Question

Starting from an airport, an airplane flies 290 miles east and then 290 miles northwest. How far, in miles, from the airport is the plane? (Round your answer to the nearest mile.)

Answer 1

The airplane is 222 miles far from the airport.

Explanation:

After a careful reading of the statement, distances can be described in a vectorial way. A vector is represented by a magnitude and direction. That is:

Airplane flies 290 miles (east) (290 km with an angle of 0º)

`\vec r_(A) = (290\,mi)\cdot i`

Airplane flies 290 miles (northwest) (290 km with and angle of 135º)

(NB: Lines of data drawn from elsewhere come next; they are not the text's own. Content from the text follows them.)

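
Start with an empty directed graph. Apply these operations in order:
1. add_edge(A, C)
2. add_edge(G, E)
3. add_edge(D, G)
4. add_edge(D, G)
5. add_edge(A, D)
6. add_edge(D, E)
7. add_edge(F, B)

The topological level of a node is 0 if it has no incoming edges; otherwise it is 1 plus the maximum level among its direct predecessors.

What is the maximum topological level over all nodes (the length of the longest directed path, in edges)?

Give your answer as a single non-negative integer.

Op 1: add_edge(A, C). Edges now: 1
Op 2: add_edge(G, E). Edges now: 2
Op 3: add_edge(D, G). Edges now: 3
Op 4: add_edge(D, G) (duplicate, no change). Edges now: 3
Op 5: add_edge(A, D). Edges now: 4
Op 6: add_edge(D, E). Edges now: 5
Op 7: add_edge(F, B). Edges now: 6
Compute levels (Kahn BFS):
  sources (in-degree 0): A, F
  process A: level=0
    A->C: in-degree(C)=0, level(C)=1, enqueue
    A->D: in-degree(D)=0, level(D)=1, enqueue
  process F: level=0
    F->B: in-degree(B)=0, level(B)=1, enqueue
  process C: level=1
  process D: level=1
    D->E: in-degree(E)=1, level(E)>=2
    D->G: in-degree(G)=0, level(G)=2, enqueue
  process B: level=1
  process G: level=2
    G->E: in-degree(E)=0, level(E)=3, enqueue
  process E: level=3
All levels: A:0, B:1, C:1, D:1, E:3, F:0, G:2
max level = 3

Answer: 3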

`\vec r_(B) = [(290\,mi)\cdot \cos 135^(\circ)]\cdot i + [(290\,mi)\cdot \sin 135^(\circ)]\cdot j`

The resultant vector is equal to the sum of the two vectors:

`\vec r_(C) = \vec r_(A) + \vec r_(B)`

`\vec r_(C) = \{(290\,mi) + \left[(290\,mi)\cdot \cos 135^(\circ)\right]\}\cdot i + \left[(290\,mi)\cdot \sin 135^(\circ)\right]\cdot j`

`\vec r_(C) = (84.939\,mi)\cdot i + (205.061\,mi)\cdot j`

The magnitude of the final distance of the airplane from the airport is obtained by the Pythagorean Theorem:

`\|\vec r_(C)\|=\sqrt{(84.939\,mi)^(2)+(205.061\,mi)^(2)}`

`\|\vec r_(C)\| = 221.956\,mi`

The airplane is 222 miles far from the airport.